Hatzalah, founded two decades ago, is famed for arriving on the scene of an emergency by motorcycle within three minutes.

By Etgar Lefkovits, JNS

Israeli-American philanthropist Dr. Miriam Adelson has made a multimillion-dollar donation in the form of emergency vehicles to an internationally renowned Israeli volunteer emergency-rescue service organization known for its quick arrival at the scene.

The $3 million wartime donation to the Jerusalem-based United Hatzalah organization includes 76 emergency motorcycles or ambucycles to match the years of the modern-day State of Israel; an ambulance; and two emergency vehicles that will be dispersed across the country as the nine-month war with Hamas in the Gaza Strip continues following the terrorist attacks in southern Israel on Oct. 7.

The trained volunteers at the United Hatzalah, which was established nearly two decades ago, are famed for arriving on the scene of an emergency by motorcycle within three minutes—significantly lower than the time it takes for an ambulance to arrive.

“The 10-minute wait for an ambulance—it’s life or death, or retardation,” Adelson said at a ceremony held on Tuesday evening at Mount Herzl in Jerusalem, which was lined with the new emergency vehicles. The august site, which is usually exclusively reserved for solemn state events, is the final resting place of the Zionist visionary Theodor Herzl, Israel’s fallen soldiers and Israeli leaders.

“When you arrive at Mount Herzl for a ceremony dedicated to celebrating saving lives, it is a corrective experience,” said Israeli Minister of Health Uriel Buso, who has served as a volunteer with the organization for the last quarter-century.

“The human resource of volunteers is Israel’s No. 1 asset,” Eli Beer, president and founder of United Hatzalah, told JNS. “This donation will reduce the response time for emergency services in Israel and save more lives.”

He said his goal was to reduce the arrival time of emergency officials down to 90 seconds.

“There is no competition in saving lives,” said Eli Pollack, CEO of United Hatzalah. “We need to arrive on the scene as quickly as possible.”

The organization was particularly efficient and made international headlines during the massacre on Oct. 7, perpetrated by Hamas operatives and other Palestinians who infiltrated Israel’s border.

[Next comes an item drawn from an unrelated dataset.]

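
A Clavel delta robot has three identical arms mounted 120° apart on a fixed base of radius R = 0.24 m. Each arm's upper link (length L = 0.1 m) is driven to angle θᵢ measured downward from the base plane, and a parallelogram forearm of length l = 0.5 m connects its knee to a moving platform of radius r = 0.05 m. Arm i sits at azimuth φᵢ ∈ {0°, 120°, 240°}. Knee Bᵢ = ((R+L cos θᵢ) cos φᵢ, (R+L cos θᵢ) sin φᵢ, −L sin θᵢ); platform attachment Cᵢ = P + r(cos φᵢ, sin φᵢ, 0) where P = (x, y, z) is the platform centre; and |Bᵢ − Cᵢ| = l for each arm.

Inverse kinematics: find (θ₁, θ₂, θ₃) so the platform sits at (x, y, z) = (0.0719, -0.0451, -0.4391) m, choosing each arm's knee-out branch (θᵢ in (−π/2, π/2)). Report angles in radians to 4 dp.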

Members of its team of 7,000-plus local volunteers were able to treat the wounded in Israeli communities along the border with Gaza at the height of the surprise attack, which left 1,200 people, mostly civilians, dead; thousands wounded; and as many as 250 men, women and children abducted to Gaza.

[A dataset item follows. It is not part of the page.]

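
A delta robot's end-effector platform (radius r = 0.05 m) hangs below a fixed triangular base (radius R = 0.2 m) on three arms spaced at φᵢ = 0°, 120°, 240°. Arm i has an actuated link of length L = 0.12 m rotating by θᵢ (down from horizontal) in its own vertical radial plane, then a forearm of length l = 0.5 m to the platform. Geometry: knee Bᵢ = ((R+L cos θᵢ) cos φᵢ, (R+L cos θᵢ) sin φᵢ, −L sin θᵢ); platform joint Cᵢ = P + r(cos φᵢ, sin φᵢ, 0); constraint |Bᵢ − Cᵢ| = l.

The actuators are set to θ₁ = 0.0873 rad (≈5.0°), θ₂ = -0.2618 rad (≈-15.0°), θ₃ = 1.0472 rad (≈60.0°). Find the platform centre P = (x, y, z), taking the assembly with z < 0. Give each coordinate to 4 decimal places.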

Since that Black Shabbat, the organization has lost 18 volunteers. Two of the ambulances and rescue vehicles were donated in their memory.

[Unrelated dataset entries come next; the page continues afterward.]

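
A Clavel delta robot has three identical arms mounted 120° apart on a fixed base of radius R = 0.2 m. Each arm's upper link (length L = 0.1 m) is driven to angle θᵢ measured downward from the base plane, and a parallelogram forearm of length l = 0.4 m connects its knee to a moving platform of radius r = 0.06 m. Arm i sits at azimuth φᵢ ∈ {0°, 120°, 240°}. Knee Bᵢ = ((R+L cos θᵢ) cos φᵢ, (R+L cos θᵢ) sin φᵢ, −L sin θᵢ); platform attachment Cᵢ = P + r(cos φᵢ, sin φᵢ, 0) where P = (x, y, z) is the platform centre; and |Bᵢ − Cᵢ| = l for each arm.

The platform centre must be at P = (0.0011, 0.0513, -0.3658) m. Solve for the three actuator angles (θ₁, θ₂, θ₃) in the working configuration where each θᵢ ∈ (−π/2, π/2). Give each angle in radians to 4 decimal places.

θ₁ = 0.4362, θ₂ = 0.1743, θ₃ = 0.6975

arm 1 (φ=0.0°): x'=0.0011, y'=0.0513
  A cos θ + B sin θ = C:  0.1389·cos θ + -0.3658·sin θ = -0.0287
  γ=atan2(-0.3658,0.1389)=-1.2079;  ψ=arccos(-0.0733)=1.6441;  θ1=γ+ψ≈0.4362
arm 2 (φ=120.0°): x'=0.0439, y'=-0.0266
  A=0.0961, B=-0.3658, C=(l²−L²−A²−y'²−z²)/(2L)=0.0312
  γ=atan2(-0.3658,0.0961)=-1.3138;  ψ=arccos(0.0825)=1.4882;  θ2=γ+ψ≈0.1743
arm 3 (φ=240.0°): x'=-0.0450, y'=-0.0247
  A cos θ + B sin θ = C:  0.1850·cos θ + -0.3658·sin θ = -0.0932
  θ3 = atan2(B,A) + arccos(C/0.4099) = 0.6975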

Adelson, 78, manages the estate of her late husband, Sheldon Adelson, who died in 2021. She said their family, which in the past preferred to give anonymously, went public with their donation to encourage others to do so as well. Her son Matan Adelson, owner of the Hapoel Jerusalem basketball team, also attended the ceremony.

A physician who specializes in drug addiction, she was presented with an emergency rescue official’s vest at the culmination of the ceremony.